# Any free speech voices for MS-XP?



## johnni (Dec 16, 2003)

I subscribe to a TV listings service which provides speech alerts for any chosen program. On investigating the rather gruff male voice announcements I went to Control Panel, Speech, and found I was using "Microsoft SAM", but there were no alternatives to choose from.
I was disappointed to think that MS thinks one voice suits all, and very synthetic it sounds!

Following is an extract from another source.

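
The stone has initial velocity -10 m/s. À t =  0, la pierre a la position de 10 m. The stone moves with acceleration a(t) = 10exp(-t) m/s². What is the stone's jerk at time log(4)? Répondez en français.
En partant de l'accélération a(t) = 10·exp(-t), nous prenons 1 dérivée. En dérivant l'accélération, nous obtenons le jerk: j(t) = -10·exp(-t). En utilisant j(t) = -10·exp(-t) et en substituant t = log(4), nous trouvons j = -5/2.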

Does anyone have any clues to free speech downloads that I can use, preferably female>

johnni


----------



## johnni (Dec 16, 2003)

In an effort to get things started I have downloaded:
lhttseng.exe
masagent.exe
msttsf22l.exe
sapi40.exe
SpchCpl.exe
tv_enua.exe
and after making a system restore I installed the lot.

The result is that in Control Panel, Speech I still have no voice options and Microsoft Sam is still default. I specially picked some voices from the above files but they don't seem to work. There is now an extra tab in CP, Speech called Other which tells me "Sapi 4 is also installed on your system" and gives me a range of voices but all the accompanying buttons are greyed out and selecting a voice and clicking OK still reverts to Microsoft Sam.

Most of these came from http://www.bytecool.com/voices.htm and I also visited Msagent site.

Can anyone explain what is wrong, please?

johnni


----------